Avete appena sottoscritto un contratto con un operatore telefonico per fare installare la linea Adsl a casa vostra e già vi fregate le mani pensando alla velocità con cui navigherete sulla rete? Aspettate a esultare, perché non è detto che si ottenga sempre ciò che si compra. Soprattutto con riferimento all’Adsl, una ricerca portata avanti da Between-Osservatorio sulla Banda Larga rivela che non sempre gli utenti riescono a raggiungere la velocità di navigazione desiderata.

Adsl davvero veloce?
Prendendo in considerazione i dati relativi a 11400 utenti distribuiti in un centinaio di province italiane, l’indagine ha smascherato alcune delle bugie delle compagnie telefoniche. In generale, si rileva che la banda larga italiana è la metà di quella pubblicizzata e che i più penalizzati dal disservizio sono gli abitanti delle città medio-piccole che, molto spesso, finiscono per pagare bollette salite e navigare lentamente.

Adsl mentitrice
Quando si firma un contratto per un’utenza Adsl, si sceglie tra due velocità: 7 o 20 Megabit al secondo. Secondo quanto appurato da Between-Osservatorio sulla Banda Larga, la velocità di traffico effettivamente raggiunta è di 4,1 Megabit al secondo in download e risulta molto variabile a seconda dell’operatore telefonico, dell’area geografica presa in considerazione, nonché della fascia oraria in cui ci si connette. Gli utenti che risiedono nei comuni più piccoli, dove spesso non arriva la rete gestita direttamente da compagnie alternative a Telecom Italia, la velocità di download nelle ore di punta scende fino a 2 Megabit al secondo (con i più fortunati che arrivano a 5 Megabit al secondo).

Una rete a due velocità
Complessivamente, dalla ricerca emerge l’immagine di un’Italia spaccata tra possibilità pubblicizzate e opportunità reali. Sulla carta, infatti, il 90% degli italiani può avere l’Adsl, ma solo una parte di loro ha le carte in regola per sfruttarla effettivamente. Quasi 50 italiani su cento, infatti, sono raggiunti esclusivamente dalla rete Telecom Italia e non hanno accesso diretto a reti alternative. Questo, ovviamente, condurrà a un aggravio del problema: man mano che aumenteranno gli utenti, la rete in rame si saturerà, perdendo in termini di affidabilità e prestazioni.

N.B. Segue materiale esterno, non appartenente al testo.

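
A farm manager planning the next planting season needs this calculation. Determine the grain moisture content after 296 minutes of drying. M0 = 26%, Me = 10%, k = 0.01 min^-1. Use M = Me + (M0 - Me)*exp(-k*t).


M = Me + (M0 - Me) * e^(-k*t)
  = 10 + (26 - 10) * e^(-0.01*296)
  = 10 + 16 * e^(-2.960)
  = 10 + 16 * 0.05182
  = 10 + 0.8291
  = 10.83%


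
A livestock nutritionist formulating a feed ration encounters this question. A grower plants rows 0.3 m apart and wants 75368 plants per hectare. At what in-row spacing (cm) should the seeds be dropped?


spacing = 10000 / (row_sp * density)
        = 10000 / (0.3 * 75368)
        = 10000 / 22610.40
        = 0.44227 m = 44.23 cm


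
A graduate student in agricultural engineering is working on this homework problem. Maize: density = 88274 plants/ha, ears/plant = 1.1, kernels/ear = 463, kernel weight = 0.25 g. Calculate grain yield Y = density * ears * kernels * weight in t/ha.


Y = density * ears * kernels * kw
  = 88274 * 1.1 * 463 * 0.25 g/ha
  = 11239487.05 g/ha
  = 11239.49 kg/ha = 11.24 t/ha


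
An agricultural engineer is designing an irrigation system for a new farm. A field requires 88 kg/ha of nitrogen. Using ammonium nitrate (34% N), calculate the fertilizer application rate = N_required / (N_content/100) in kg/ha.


Rate = N_required / (N_content / 100)
     = 88 / (34 / 100)
     = 88 / 0.34
     = 258.82 kg/ha


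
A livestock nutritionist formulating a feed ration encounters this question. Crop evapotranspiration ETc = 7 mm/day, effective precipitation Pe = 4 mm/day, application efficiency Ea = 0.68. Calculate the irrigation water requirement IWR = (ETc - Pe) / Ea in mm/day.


IWR = (ETc - Pe) / Ea
    = (7 - 4) / 0.68
    = 3 / 0.68
    = 4.41 mm/day


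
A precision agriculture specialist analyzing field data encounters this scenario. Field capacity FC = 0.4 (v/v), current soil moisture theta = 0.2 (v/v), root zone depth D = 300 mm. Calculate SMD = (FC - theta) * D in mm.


SMD = (FC - theta) * D
    = (0.4 - 0.2) * 300
    = 0.200 * 300
    = 60 mm


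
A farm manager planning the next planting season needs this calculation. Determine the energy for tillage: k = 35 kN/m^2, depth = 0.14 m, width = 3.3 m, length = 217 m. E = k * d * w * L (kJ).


E = k * d * w * L
  = 35 * 0.14 * 3.3 * 217
  = 3508.89 kJ


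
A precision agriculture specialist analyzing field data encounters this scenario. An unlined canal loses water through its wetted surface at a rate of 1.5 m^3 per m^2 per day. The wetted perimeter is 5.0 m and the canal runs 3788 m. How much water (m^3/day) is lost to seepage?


S = C * P * L
  = 1.5 * 5.0 * 3788
  = 28410 m^3/day


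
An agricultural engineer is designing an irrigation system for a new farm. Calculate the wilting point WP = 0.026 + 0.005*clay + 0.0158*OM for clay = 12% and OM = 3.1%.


WP = 0.026 + 0.005*12 + 0.0158*3.1
   = 0.026 + 0.0600 + 0.0490
   = 0.1350


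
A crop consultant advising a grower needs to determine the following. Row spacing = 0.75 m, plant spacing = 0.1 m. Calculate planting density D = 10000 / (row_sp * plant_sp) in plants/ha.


D = 10000 / (row_sp * plant_sp)
  = 10000 / (0.75 * 0.1)
  = 10000 / 0.0750
  = 133333.33 plants/ha


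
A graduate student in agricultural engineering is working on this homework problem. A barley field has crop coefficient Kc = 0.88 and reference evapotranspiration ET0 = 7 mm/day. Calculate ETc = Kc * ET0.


ETc = Kc * ET0
    = 0.88 * 7
    = 6.16 mm/day


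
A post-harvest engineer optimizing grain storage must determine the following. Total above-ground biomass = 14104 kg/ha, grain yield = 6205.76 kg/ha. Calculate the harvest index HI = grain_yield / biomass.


HI = grain_yield / biomass
   = 6205.76 / 14104
   = 0.44


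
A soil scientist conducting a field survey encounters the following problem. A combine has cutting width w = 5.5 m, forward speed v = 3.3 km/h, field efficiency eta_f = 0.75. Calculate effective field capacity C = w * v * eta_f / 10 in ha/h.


C = w * v * eta_f / 10
  = 5.5 * 3.3 * 0.75 / 10
  = 13.61 / 10
  = 1.36 ha/h


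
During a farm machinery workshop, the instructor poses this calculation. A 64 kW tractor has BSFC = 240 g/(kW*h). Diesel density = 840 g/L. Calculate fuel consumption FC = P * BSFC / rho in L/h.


FC = P * BSFC / rho_fuel
   = 64 * 240 / 840
   = 15360 / 840
   = 18.29 L/h


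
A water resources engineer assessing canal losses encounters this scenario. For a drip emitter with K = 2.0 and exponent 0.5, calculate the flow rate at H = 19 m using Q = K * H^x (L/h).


Q = K * H^x
  = 2.0 * 19^0.5
  = 2.0 * 4.3589
  = 8.72 L/h


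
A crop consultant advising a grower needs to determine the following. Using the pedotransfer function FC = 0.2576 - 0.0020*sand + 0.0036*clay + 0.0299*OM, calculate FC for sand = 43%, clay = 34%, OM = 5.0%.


FC = 0.2576 - 0.0020*43 + 0.0036*34 + 0.0299*5.0
   = 0.2576 - 0.0860 + 0.1224 + 0.1495
   = 0.4435


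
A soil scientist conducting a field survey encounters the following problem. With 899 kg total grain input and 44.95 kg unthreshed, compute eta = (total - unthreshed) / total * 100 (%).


eta = (total - unthreshed) / total * 100
    = (899 - 44.95) / 899 * 100
    = 854.05 / 899 * 100
    = 95%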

Un utile strumento di controllo
Dopo aver letto questo quadro non idilliaco dello stato dell’arte della banda larga italiana, siete curiosi di sapere se rientrate tra “i fortunati” possessori di un’autentica adsl? Potete scaricare il comodo software (gratuito) Isposure e mettere alla prova la vostra connessione telefonica. Dopo il test, inoltre, riceverete un suggerimento sugli operatori che garantiscono il miglior servizio nella vostra zona.